My opinion: people will wait until you get desperate to sell, and hope that your need for cash makes you sell 'upside-down' on your price & work put-into it. These bikes are probably close-to being bottomed-out in value, though I think they can go further-down in value. What will REALLY kill the VMax Gen 1 is if Yamaha stops supporting them. Some parts are already unavailable except NOS in someone's inventory, or from used bikes.
My opinion, the two VMaxes having value above just being a used old bike are the first year and the 20th anniversary. The less altered, the better. From dealers, the prices would be better (for them, i.e., higher sales price), because they usually offer some type of warranty, even if it's only a month. Private sales are usually less $ exchanging hands, because it's "as-is, where-is," no warranty.
Spending $2,000 at a shop to get your bike in tip-top shape is probably a waste of money that you will never recoup. Every used bike is going to have things which are NOT "as it left the factory," whether it's oxidation on the clear-coated die-cast aluminum pieces, or the black painted pieces, specifically the engine. The fenders and faux gas tank cover can fade, especially for bright colors like reds. Upholstery rips, seams split, forks get pitting: OEM fork seals and aftermarket downtubes will run you about $450 for the parts, and then installation costs, if you cannot do it.
My opinion is that you do what's necessary to get the bike safely operating, reliably, and don't try to make it "showroom new," because the market for these just isn't there to be purchased at a high sale price.
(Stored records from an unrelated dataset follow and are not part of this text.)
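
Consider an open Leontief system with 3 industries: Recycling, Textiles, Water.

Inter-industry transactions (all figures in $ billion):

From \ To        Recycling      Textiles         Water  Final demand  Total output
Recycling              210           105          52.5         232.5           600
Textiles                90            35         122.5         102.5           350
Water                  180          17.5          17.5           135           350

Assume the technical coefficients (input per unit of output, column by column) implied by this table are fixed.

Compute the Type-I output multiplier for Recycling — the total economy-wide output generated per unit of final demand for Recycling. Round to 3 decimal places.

m_R = 3.180

Technical coefficients a_ij = z_ij / X_j:
  a_RR = 210/600 = 0.35, a_TR = 90/600 = 0.15, a_WR = 180/600 = 0.30
  a_RT = 105/350 = 0.30, a_TT = 35/350 = 0.10, a_WT = 17.5/350 = 0.05
  a_RW = 52.5/350 = 0.15, a_TW = 122.5/350 = 0.35, a_WW = 17.5/350 = 0.05
I − A =
  [   0.65    -0.30    -0.15]
  [  -0.15     0.90    -0.35]
  [  -0.30    -0.05     0.95]
Cofactors of I−A, C_ij = (−1)^(i+j)·(minor ij) (rows/columns in the sector order above):
  C_11 = (0.90)(0.95) − (-0.35)(-0.05) = 0.8375
  C_12 = −[(-0.15)(0.95) − (-0.35)(-0.30)] = 0.2475
  C_13 = (-0.15)(-0.05) − (0.90)(-0.30) = 0.2775
  C_21 = −[(-0.30)(0.95) − (-0.15)(-0.05)] = 0.2925
  C_22 = (0.65)(0.95) − (-0.15)(-0.30) = 0.5725
  C_23 = −[(0.65)(-0.05) − (-0.30)(-0.30)] = 0.1225
  C_31 = (-0.30)(-0.35) − (-0.15)(0.90) = 0.2400
  C_32 = −[(0.65)(-0.35) − (-0.15)(-0.15)] = 0.2500
  C_33 = (0.65)(0.90) − (-0.30)(-0.15) = 0.5400
det(I−A) = Σ_j (I−A)_1j·C_1j = (0.65)(0.8375) + (-0.30)(0.2475) + (-0.15)(0.2775) = 0.4285
adj(I−A) = Cᵀ =
  [ 0.8375   0.2925   0.2400]
  [ 0.2475   0.5725   0.2500]
  [ 0.2775   0.1225   0.5400]
(I − A)⁻¹ = adj(I−A) / det(I−A) ≈
  [   1.9545     0.6826     0.5601]
  [   0.5776     1.3361     0.5834]
  [   0.6476     0.2859     1.2602]
The output multiplier for sector j is the column-j sum of the Leontief inverse (I − A)⁻¹ = adj(I−A) / det(I−A).
Column R of adj(I−A): (0.8375, 0.2475, 0.2775); det(I−A) = 0.4285.
m_R = (0.8375 + 0.2475 + 0.2775) / 0.4285 = 1.3625 / 0.4285 ≈ 3.180.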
The market for clean later-model VMax bikes is probably more-in the $3,000-4,500 range from what I've seen. There is a continuous supply of them here, where we ride 12 months of the year, and have a resident population of 6 million in the tri-county area (W. Palm Beach, Ft. Lauderdale, Miami). You see some people asking the bucks, but those bikes stay on CL, and over-time their prices eventually come-down, before they are gone.
The disadvantage is that if you can't work on your bike yourself, you have to pay $$$ to have it done, and the number of shops who will work on them is small. I've heard of dealerships refusing to work on them, because of so-many things being wrong, and they don't want to risk the customer becoming an "eva-since" customer: "eva-since you put on new tires and brake pads, my bike's been idling crappy, and the battery's dead!" One has nothing to do with the other, but try explaining that to a no-mechanical-aptitude owner, who then turns to social media to sling mud at the dealer.
Hopefully you will find someone who wants a first-year bike, and who sees the quality of care it was given to avoid problems in the carburetion, charging, and 2nd gear wear these bikes are prone-to developing with the passage of time, and use.